Funds Hub
Money managers under the microscope
Where pension funds went wrong
Knut Kjaer, adviser to some of the world’s biggest asset pools, and former head of Norway’s government pension fund, told pension funds some home truths at the CFA Institute’s European Investment Conference on Tuesday.
Kjaer said the financial crisis had exposed two main pitfalls in institutional investment – the tendency to run with the herd, and the adoption of overly complex portfolios.
He was especially critical of investors who had made an allocation to hedge funds or private equity as a form of diversification without properly thinking through the implications for overall risk levels. He pointed out that some so-called diversified portfolios had performed very badly during the financial crisis.
So what is a poor pension trustee to do? Kjaer said they needed to construct portfolios that differentiated better between alpha and what is just costly beta: “Particularly in alternative assets you see a lot of beta dressed up as alpha.”

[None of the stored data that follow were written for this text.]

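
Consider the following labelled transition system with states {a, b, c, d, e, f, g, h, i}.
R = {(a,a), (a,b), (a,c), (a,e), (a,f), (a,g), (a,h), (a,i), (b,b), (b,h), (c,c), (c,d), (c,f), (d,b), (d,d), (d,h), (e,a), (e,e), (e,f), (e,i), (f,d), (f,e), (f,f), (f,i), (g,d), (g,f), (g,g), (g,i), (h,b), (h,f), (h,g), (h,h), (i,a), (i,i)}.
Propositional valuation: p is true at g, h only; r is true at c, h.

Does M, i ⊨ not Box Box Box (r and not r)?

Recall that Box ψ holds at a world iff ψ holds at every accessible world, and Dia ψ holds iff ψ holds at some accessible world.
At i: Box Box Box (r and not r) is false, so not Box Box Box (r and not r) is true.
  At i: Box Box Box (r and not r) requires Box Box (r and not r) at every successor {a, i}.
    Box Box (r and not r) fails at a, so Box Box Box (r and not r) is false at i.
      At a: Box Box (r and not r) requires Box (r and not r) at every successor {a, b, c, e, f, g, h, i}.
        Box (r and not r) fails at a, so Box Box (r and not r) is false at a.

Yes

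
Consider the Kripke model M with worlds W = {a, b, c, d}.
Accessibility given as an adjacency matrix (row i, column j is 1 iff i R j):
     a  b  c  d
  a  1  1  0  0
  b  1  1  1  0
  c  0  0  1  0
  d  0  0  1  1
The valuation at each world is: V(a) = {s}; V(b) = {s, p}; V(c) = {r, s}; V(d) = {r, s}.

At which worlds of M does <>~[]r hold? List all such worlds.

Let φ = <>~[]r. Evaluate φ at each world:
  a (successors {a, b}): φ is true.
  b (successors {a, b, c}): φ is true.
  c (successors {c}): φ is false.
  d (successors {c, d}): φ is false.
For instance, at b:
  At b: <>~[]r requires ~[]r at some successor in {a, b, c}.
    ~[]r holds at a, so <>~[]r is true at b.
      At a: []r is false, so ~[]r is true.
Satisfying worlds: {a, b}

a, b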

He also suggested pension funds should think about reducing the overall risk they are taking. Pension funds tend to set the risk level too high in good times, blame the asset manager when things go wrong, and then downscale the risk at the worst possible time.
Kjaer believes pension funds need a more disciplined risk framework with decision rules that enforce regular rebalancing to top-slice frothy assets and buy undervalued assets.
“This prevents the assets with the highest drift from dominating the portfolio and gives you an automatic value bias,” said Kjaer. “It also prevents you entering markets where the upside is small in comparison to the downside.”